Two sets of five generations were present Jan. 29 at Mountain Trace Nursing Center to help Bessie Nations (seated) celebrate her 101st birthday. From left are her great-great-grandson Cody Lovelace held by great-granddaughter Carla Lovelace, grandson Charles Nations and son Weldon Nations.

Family and friends describe Bessie Carr Nations "as the finest person in the world."

Practically all of the family and tons of friends showed up at Mountain Trace Nursing Home Jan. 29 to help celebrate her 101st birthday.

"As usual, she has the most beautiful smile on her face," said great-granddaughter Carla Lovelace.

"She is the most extraordinary woman I have ever met," said grandson Jim Garrett.

Now 61, Garrett said his grandmother helped raise him. "I used to hunt and fish and no matter what I'd bring home, she would clean and cook it. It was great growing up around her. We always had fun, lots of laughter and being the first grandson, I felt more like her own son than her grandson."

Nations' daughter Helen Evrett said "growing up we had plenty of everything, plenty of good food from the garden, plenty of chickens, pigs, cows... and plenty of love. What we didn't have was plenty of money, but we never knew we were poor."

In this set of five generations, Nations (front right) is joined (from left) by great-granddaughter Robie Smith (seated), great-great-grandson Rance Smith, grandson Jerry Evrett and daughter Helen Evrett. - Herald photos by Rose Hooper

Displaced by the National Park Service, which paid them $3 an acre for their farm, Bessie and her husband, James, whom she married Dec. 27, 1917, moved to Whittier.
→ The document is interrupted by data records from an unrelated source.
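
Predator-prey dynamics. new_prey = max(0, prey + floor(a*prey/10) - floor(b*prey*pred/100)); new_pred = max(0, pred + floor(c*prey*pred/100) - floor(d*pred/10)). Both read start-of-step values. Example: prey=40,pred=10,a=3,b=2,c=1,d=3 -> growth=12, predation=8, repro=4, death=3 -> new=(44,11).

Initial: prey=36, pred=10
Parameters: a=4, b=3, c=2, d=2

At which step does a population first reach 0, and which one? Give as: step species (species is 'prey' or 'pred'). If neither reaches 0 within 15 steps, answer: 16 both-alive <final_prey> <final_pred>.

Step 1: prey: 36+14-10=40; pred: 10+7-2=15
Step 2: prey: 40+16-18=38; pred: 15+12-3=24
Step 3: prey: 38+15-27=26; pred: 24+18-4=38
Step 4: prey: 26+10-29=7; pred: 38+19-7=50
Step 5: prey: 7+2-10=0; pred: 50+7-10=47
First extinction: prey at step 5

Answer: 5 prey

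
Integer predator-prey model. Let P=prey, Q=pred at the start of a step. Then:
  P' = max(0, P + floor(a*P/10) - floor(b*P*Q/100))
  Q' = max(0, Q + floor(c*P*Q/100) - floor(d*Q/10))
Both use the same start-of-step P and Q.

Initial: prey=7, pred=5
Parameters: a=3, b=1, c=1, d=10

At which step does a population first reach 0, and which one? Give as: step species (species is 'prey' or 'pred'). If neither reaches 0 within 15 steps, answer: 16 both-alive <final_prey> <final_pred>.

Step 1: prey: 7+2-0=9; pred: 5+0-5=0
First extinction: pred at step 1

Answer: 1 pred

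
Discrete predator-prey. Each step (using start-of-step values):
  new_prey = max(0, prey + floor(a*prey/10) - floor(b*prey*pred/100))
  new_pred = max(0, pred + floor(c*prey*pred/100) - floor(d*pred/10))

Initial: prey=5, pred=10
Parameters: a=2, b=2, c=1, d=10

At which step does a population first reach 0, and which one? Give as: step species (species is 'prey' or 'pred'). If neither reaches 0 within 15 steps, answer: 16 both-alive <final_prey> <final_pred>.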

A widow since 1980, Nations remained at the home place until a month ago.

"She wanted to stay in her own home as long as she could and just recently she chose to move to Mountain Trace," said daughter Geneva Garrett. "She had a bad bout of pneumonia, her eyesight is failing, and she realized she needed full-time care."

But nothing slows down Nations' constant cheerful spirit, say those who know her.
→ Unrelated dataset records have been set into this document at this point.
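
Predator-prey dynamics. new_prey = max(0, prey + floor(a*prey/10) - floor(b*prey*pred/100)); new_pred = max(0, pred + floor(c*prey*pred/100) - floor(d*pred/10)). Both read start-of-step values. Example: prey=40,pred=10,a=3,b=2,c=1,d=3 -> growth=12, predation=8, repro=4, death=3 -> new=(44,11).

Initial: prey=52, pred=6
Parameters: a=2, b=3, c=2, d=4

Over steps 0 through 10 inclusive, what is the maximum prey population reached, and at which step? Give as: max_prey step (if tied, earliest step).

Step 1: prey: 52+10-9=53; pred: 6+6-2=10
Step 2: prey: 53+10-15=48; pred: 10+10-4=16
Step 3: prey: 48+9-23=34; pred: 16+15-6=25
Step 4: prey: 34+6-25=15; pred: 25+17-10=32
Step 5: prey: 15+3-14=4; pred: 32+9-12=29
Step 6: prey: 4+0-3=1; pred: 29+2-11=20
Step 7: prey: 1+0-0=1; pred: 20+0-8=12
Step 8: prey: 1+0-0=1; pred: 12+0-4=8
Step 9: prey: 1+0-0=1; pred: 8+0-3=5
Step 10: prey: 1+0-0=1; pred: 5+0-2=3
Max prey = 53 at step 1

Answer: 53 1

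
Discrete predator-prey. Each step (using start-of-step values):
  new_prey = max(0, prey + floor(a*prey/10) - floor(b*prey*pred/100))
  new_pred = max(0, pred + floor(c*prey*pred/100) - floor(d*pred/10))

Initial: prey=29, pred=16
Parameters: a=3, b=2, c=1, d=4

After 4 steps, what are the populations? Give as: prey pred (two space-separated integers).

Answer: 34 10

Derivation:
Step 1: prey: 29+8-9=28; pred: 16+4-6=14
Step 2: prey: 28+8-7=29; pred: 14+3-5=12
Step 3: prey: 29+8-6=31; pred: 12+3-4=11
Step 4: prey: 31+9-6=34; pred: 11+3-4=10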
"She always has a positive attitude and always has something uplifting to say," said Geneva. "She is a kind and caring person and has not changed one bit throughout the years."

Helen and Geneva, along with Weldon Nations and Frankie Sheehan, praise their mother for "always teaching us to do the right thing." Another lesson the four learned from their mother was "don't ever be lazy."
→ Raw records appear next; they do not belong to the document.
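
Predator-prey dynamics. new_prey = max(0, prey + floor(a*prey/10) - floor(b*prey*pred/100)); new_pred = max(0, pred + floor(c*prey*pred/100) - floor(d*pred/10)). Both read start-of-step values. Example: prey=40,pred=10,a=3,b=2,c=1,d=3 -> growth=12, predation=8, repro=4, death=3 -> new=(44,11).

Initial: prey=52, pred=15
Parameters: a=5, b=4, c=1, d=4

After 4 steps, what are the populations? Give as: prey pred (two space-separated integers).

Answer: 27 16

Derivation:
Step 1: prey: 52+26-31=47; pred: 15+7-6=16
Step 2: prey: 47+23-30=40; pred: 16+7-6=17
Step 3: prey: 40+20-27=33; pred: 17+6-6=17
Step 4: prey: 33+16-22=27; pred: 17+5-6=16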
"Yes, I taught my children to work," Nations said during her birthday party. "If a young person isn't working by the time they are 14, they will never amount to much."

If you ask her how she lived past a century, Nations will say, "You just have to keep working; don't ever slow down."

When everybody wanted to know how it felt to be 101, Nations, with that ever-engaging smile, replied, "Not much different."